My elderly northern grandparents have trouble with this one.

When saying any word that begins with H they pronounce it without the h sound then add afterwards, 'with a haitch'.

So, for example, "Her name is 'elen with a haitch".

Quite sweet, though, it doesn't irritate me.

frankiesbestfriend · 08/08/2008 13:02

Oh, and imo it is not just dialect difference, 'haitch' is actually incorrect.

PuppyMonkey · 08/08/2008 13:02

I say haitch all the time I am very common and from nottingham.

Never j-eye though, wtf?

FranSanDisco · 08/08/2008 13:05

Dh's glaswegie rellies say J-eye and as a sheep he then puts on his accent and says it like that to please them. He does say aitch though. My mum is from Dublin and says haitch and ore for R. Dd says aitch but ds says haitch. This is down to their respective teachers and regional accents. I've one f%&£ed up family .

prettybird · 08/08/2008 14:13

Jeye seems to be a Glasgwo thing.

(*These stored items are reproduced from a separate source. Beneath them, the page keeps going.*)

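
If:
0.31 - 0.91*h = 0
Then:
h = 0.34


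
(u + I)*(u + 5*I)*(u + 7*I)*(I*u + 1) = I*u^4 - 12*u^3 - 34*I*u^2 - 12*u - 35*I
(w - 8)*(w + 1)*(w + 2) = w^3 - 5*w^2 - 22*w - 16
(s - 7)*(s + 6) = s^2 - s - 42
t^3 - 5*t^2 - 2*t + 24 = (t - 4)*(t - 3)*(t + 2)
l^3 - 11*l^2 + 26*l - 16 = (l - 8)*(l - 2)*(l - 1)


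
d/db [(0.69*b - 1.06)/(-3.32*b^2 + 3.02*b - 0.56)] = (2.2908*b^2 - 7.0384*b + 2.8148)/(11.0224*b^4 - 20.0528*b^3 + 12.8388*b^2 - 3.3824*b + 0.3136)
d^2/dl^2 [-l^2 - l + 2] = -2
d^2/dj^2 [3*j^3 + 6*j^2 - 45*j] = 18*j + 12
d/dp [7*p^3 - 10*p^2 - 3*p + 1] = 21*p^2 - 20*p - 3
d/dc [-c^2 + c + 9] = 1 - 2*c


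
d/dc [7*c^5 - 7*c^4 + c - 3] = 35*c^4 - 28*c^3 + 1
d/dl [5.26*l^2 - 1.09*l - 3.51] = 10.52*l - 1.09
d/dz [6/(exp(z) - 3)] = -6*exp(z)/(exp(z) - 3)^2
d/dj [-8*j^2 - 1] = -16*j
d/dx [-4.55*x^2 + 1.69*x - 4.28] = 1.69 - 9.1*x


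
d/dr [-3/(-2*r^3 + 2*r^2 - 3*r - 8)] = 3*(-6*r^2 + 4*r - 3)/(2*r^3 - 2*r^2 + 3*r + 8)^2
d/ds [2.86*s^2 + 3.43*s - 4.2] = 5.72*s + 3.43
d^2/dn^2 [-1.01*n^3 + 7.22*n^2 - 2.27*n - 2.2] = 14.44 - 6.06*n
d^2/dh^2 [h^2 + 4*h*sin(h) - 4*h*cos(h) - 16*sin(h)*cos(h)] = 4*sqrt(2)*h*cos(h + pi/4) + 32*sin(2*h) + 8*sqrt(2)*sin(h + pi/4) + 2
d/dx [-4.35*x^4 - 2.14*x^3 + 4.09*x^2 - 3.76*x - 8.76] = -17.4*x^3 - 6.42*x^2 + 8.18*x - 3.76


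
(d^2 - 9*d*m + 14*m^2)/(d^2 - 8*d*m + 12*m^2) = (d - 7*m)/(d - 6*m)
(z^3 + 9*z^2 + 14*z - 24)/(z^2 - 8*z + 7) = (z^2 + 10*z + 24)/(z - 7)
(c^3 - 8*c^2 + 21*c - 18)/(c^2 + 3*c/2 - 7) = 2*(c^2 - 6*c + 9)/(2*c + 7)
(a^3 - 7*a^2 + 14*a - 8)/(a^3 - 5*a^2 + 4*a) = (a - 2)/a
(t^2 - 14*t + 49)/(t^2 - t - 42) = (t - 7)/(t + 6)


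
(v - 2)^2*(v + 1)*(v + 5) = v^4 + 2*v^3 - 15*v^2 + 4*v + 20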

Don't know about the rest of Scoltand.

I'm going to have to have a word with ds (7)though: while it is OK for us to correct him when he says things like "J(eye)" or "I seen (x)", it is not OK for him to crrect his friends! It is not the best "how to make friends and influnce people" strategy

JT · 08/08/2008 14:16

one of my pet hates this

AAAAAAAAAAAAAAitch

StellaDallas · 08/08/2008 14:16

I am Irish and haitch is what we say. Not incorrect, just dialect. And while we are on the subject, why do the English pronounce r as ah?

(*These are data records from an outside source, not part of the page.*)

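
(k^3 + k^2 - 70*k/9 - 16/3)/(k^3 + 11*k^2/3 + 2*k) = (k - 8/3)/k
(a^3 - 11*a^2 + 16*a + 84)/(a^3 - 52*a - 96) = (a^2 - 13*a + 42)/(a^2 - 2*a - 48)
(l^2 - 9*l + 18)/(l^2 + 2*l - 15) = (l - 6)/(l + 5)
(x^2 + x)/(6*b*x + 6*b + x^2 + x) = x/(6*b + x)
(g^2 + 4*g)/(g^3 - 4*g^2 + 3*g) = (g + 4)/(g^2 - 4*g + 3)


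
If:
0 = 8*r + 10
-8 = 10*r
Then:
No Solution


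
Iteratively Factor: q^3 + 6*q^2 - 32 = (q + 4)*(q^2 + 2*q - 8) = (q + 4)^2*(q - 2)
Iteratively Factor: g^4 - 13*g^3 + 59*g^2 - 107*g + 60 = (g - 3)*(g^3 - 10*g^2 + 29*g - 20) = (g - 3)*(g - 1)*(g^2 - 9*g + 20) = (g - 4)*(g - 3)*(g - 1)*(g - 5)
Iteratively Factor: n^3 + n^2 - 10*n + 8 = (n - 2)*(n^2 + 3*n - 4) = (n - 2)*(n - 1)*(n + 4)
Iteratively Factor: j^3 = (j)*(j^2) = j^2*(j)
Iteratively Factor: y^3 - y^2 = (y)*(y^2 - y) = y^2*(y - 1)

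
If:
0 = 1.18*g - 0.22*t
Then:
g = 0.186440677966102*t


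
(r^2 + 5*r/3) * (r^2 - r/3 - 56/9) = r^4 + 4*r^3/3 - 61*r^2/9 - 280*r/27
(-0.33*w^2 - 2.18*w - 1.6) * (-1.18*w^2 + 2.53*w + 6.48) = 0.3894*w^4 + 1.7375*w^3 - 5.7658*w^2 - 18.1744*w - 10.368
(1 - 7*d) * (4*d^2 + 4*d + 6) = -28*d^3 - 24*d^2 - 38*d + 6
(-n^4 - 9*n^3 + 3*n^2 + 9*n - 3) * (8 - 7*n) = 7*n^5 + 55*n^4 - 93*n^3 - 39*n^2 + 93*n - 24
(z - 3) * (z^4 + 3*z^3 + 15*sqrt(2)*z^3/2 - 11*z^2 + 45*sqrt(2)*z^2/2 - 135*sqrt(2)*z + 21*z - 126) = z^5 + 15*sqrt(2)*z^4/2 - 20*z^3 - 405*sqrt(2)*z^2/2 + 54*z^2 - 189*z + 405*sqrt(2)*z + 378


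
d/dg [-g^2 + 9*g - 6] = 9 - 2*g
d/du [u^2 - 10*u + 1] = 2*u - 10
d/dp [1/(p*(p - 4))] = 2*(2 - p)/(p^2*(p^2 - 8*p + 16))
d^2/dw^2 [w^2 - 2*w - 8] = 2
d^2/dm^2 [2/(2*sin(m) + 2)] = (2 - sin(m))/(sin(m) + 1)^2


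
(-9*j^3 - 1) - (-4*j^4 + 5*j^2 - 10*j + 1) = 4*j^4 - 9*j^3 - 5*j^2 + 10*j - 2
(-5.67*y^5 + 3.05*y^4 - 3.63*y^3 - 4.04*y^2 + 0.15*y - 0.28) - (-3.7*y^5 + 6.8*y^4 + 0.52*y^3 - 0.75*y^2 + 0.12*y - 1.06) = -1.97*y^5 - 3.75*y^4 - 4.15*y^3 - 3.29*y^2 + 0.03*y + 0.78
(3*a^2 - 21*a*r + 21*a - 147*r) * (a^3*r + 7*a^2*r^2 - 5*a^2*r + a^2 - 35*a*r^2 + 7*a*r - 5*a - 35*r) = 3*a^5*r + 6*a^4*r + 3*a^4 - 147*a^3*r^3 - 105*a^3*r + 6*a^3 - 294*a^2*r^3 - 147*a^2*r^2 - 105*a^2 + 5145*a*r^3 - 294*a*r^2 + 5145*r^2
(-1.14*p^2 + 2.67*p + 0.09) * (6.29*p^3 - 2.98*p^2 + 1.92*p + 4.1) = -7.1706*p^5 + 20.1915*p^4 - 9.5793*p^3 + 0.1842*p^2 + 11.1198*p + 0.369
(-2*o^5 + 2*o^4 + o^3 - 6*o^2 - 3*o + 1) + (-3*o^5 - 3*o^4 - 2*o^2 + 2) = -5*o^5 - o^4 + o^3 - 8*o^2 - 3*o + 3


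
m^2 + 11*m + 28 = (m + 4)*(m + 7)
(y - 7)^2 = y^2 - 14*y + 49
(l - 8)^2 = l^2 - 16*l + 64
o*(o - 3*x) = o^2 - 3*o*x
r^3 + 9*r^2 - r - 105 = (r - 3)*(r + 5)*(r + 7)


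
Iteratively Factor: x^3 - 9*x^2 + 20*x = (x - 5)*(x^2 - 4*x) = x*(x - 5)*(x - 4)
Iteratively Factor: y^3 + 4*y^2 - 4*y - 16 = (y + 2)*(y^2 + 2*y - 8) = (y - 2)*(y + 2)*(y + 4)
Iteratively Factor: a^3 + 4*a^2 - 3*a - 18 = (a - 2)*(a^2 + 6*a + 9) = (a - 2)*(a + 3)*(a + 3)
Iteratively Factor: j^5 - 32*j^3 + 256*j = (j - 4)*(j^4 + 4*j^3 - 16*j^2 - 64*j) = (j - 4)*(j + 4)*(j^3 - 16*j) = (j - 4)*(j + 4)^2*(j^2 - 4*j) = (j - 4)^2*(j + 4)^2*(j)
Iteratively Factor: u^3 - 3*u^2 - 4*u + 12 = (u - 2)*(u^2 - u - 6) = (u - 3)*(u - 2)*(u + 2)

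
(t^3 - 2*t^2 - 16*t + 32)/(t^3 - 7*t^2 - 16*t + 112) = (t - 2)/(t - 7)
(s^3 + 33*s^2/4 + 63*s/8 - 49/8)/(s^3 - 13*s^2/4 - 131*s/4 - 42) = (2*s^2 + 13*s - 7)/(2*(s^2 - 5*s - 24))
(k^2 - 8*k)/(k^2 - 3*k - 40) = k/(k + 5)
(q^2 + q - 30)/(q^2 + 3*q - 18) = (q - 5)/(q - 3)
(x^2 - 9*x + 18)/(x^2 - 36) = (x - 3)/(x + 6)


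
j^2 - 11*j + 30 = (j - 6)*(j - 5)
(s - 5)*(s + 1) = s^2 - 4*s - 5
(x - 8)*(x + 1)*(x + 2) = x^3 - 5*x^2 - 22*x - 16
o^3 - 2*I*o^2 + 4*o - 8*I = (o - 2*I)^2*(o + 2*I)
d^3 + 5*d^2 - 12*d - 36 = (d - 3)*(d + 2)*(d + 6)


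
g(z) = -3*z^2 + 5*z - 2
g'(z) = 5 - 6*z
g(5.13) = -55.30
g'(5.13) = -25.78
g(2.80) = -11.52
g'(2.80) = -11.80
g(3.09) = -15.19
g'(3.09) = -13.54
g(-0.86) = -8.52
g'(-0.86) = 10.16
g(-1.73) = -19.63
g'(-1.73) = 15.38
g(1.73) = -2.33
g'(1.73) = -5.38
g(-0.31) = -3.84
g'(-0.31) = 6.86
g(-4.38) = -81.45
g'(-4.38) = 31.28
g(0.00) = -2.00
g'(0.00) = 5.00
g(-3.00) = -44.00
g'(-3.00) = 23.00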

quickdrawmcgraw · 08/08/2008 14:20

I'm Irish and I say aitch because that's how it spelt.

Quattrocento · 08/08/2008 14:31

I used to have a boyfriend who did that. He quickly became an ex-boyfriend - it's intolerable

PuppyMonkey · 08/08/2008 14:32

H is spelled aitch? Isn't it spelled H?

derelicte · 08/08/2008 14:33

Haitch is incorrect. Look in the dictionary. Aitch is in there as a proper word, 'haitch' isn't. It's not even standardised dialect.

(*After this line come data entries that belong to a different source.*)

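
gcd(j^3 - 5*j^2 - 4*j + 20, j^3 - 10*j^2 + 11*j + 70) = j^2 - 3*j - 10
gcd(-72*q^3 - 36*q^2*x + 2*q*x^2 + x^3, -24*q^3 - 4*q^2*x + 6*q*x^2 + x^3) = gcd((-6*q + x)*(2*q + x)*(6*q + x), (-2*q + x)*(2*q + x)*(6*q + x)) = 12*q^2 + 8*q*x + x^2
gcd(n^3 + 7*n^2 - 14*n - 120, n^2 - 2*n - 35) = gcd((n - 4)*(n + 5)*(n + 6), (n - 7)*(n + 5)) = n + 5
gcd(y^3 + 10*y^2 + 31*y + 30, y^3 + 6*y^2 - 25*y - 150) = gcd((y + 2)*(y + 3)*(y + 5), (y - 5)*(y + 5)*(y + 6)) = y + 5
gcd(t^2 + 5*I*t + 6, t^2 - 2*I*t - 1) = t - I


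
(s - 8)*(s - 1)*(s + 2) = s^3 - 7*s^2 - 10*s + 16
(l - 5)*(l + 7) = l^2 + 2*l - 35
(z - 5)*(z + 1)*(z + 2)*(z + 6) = z^4 + 4*z^3 - 25*z^2 - 88*z - 60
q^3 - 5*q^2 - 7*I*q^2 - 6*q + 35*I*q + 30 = (q - 5)*(q - 6*I)*(q - I)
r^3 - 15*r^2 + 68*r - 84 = (r - 7)*(r - 6)*(r - 2)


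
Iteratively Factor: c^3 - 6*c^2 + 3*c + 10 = (c - 5)*(c^2 - c - 2) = (c - 5)*(c + 1)*(c - 2)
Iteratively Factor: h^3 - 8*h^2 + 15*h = (h - 3)*(h^2 - 5*h) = (h - 5)*(h - 3)*(h)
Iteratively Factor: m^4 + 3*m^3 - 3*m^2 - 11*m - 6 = (m + 1)*(m^3 + 2*m^2 - 5*m - 6) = (m + 1)*(m + 3)*(m^2 - m - 2) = (m + 1)^2*(m + 3)*(m - 2)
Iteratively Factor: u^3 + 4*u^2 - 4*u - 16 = (u - 2)*(u^2 + 6*u + 8) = (u - 2)*(u + 4)*(u + 2)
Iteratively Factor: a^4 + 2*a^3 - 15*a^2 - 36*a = (a + 3)*(a^3 - a^2 - 12*a) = a*(a + 3)*(a^2 - a - 12) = a*(a + 3)^2*(a - 4)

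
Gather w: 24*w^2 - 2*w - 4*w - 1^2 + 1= 24*w^2 - 6*w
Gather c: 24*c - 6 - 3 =24*c - 9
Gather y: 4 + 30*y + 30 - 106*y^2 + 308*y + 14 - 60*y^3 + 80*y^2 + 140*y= -60*y^3 - 26*y^2 + 478*y + 48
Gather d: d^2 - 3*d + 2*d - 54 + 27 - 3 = d^2 - d - 30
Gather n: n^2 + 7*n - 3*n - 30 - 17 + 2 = n^2 + 4*n - 45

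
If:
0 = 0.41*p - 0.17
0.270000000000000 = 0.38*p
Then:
No Solution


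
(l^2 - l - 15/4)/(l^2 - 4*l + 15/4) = (2*l + 3)/(2*l - 3)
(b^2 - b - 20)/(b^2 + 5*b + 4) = (b - 5)/(b + 1)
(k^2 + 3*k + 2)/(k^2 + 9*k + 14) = (k + 1)/(k + 7)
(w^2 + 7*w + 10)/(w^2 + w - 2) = (w + 5)/(w - 1)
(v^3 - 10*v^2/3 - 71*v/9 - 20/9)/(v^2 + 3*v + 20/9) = (3*v^2 - 14*v - 5)/(3*v + 5)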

PuppyMonkey · 08/08/2008 14:38

Yes it is. How strange.

I wonder why El isn't in the dictionary, you know for L. Or En for N. Or dee for D. Why does aithc get a special word???

derelicte · 08/08/2008 14:41

Um, I think they are...at least some of them, e.g. en and em. They can be handy in scrabble.

PuppyMonkey · 08/08/2008 14:44

En isn't.
Em is in but only as an abbreviation of Em.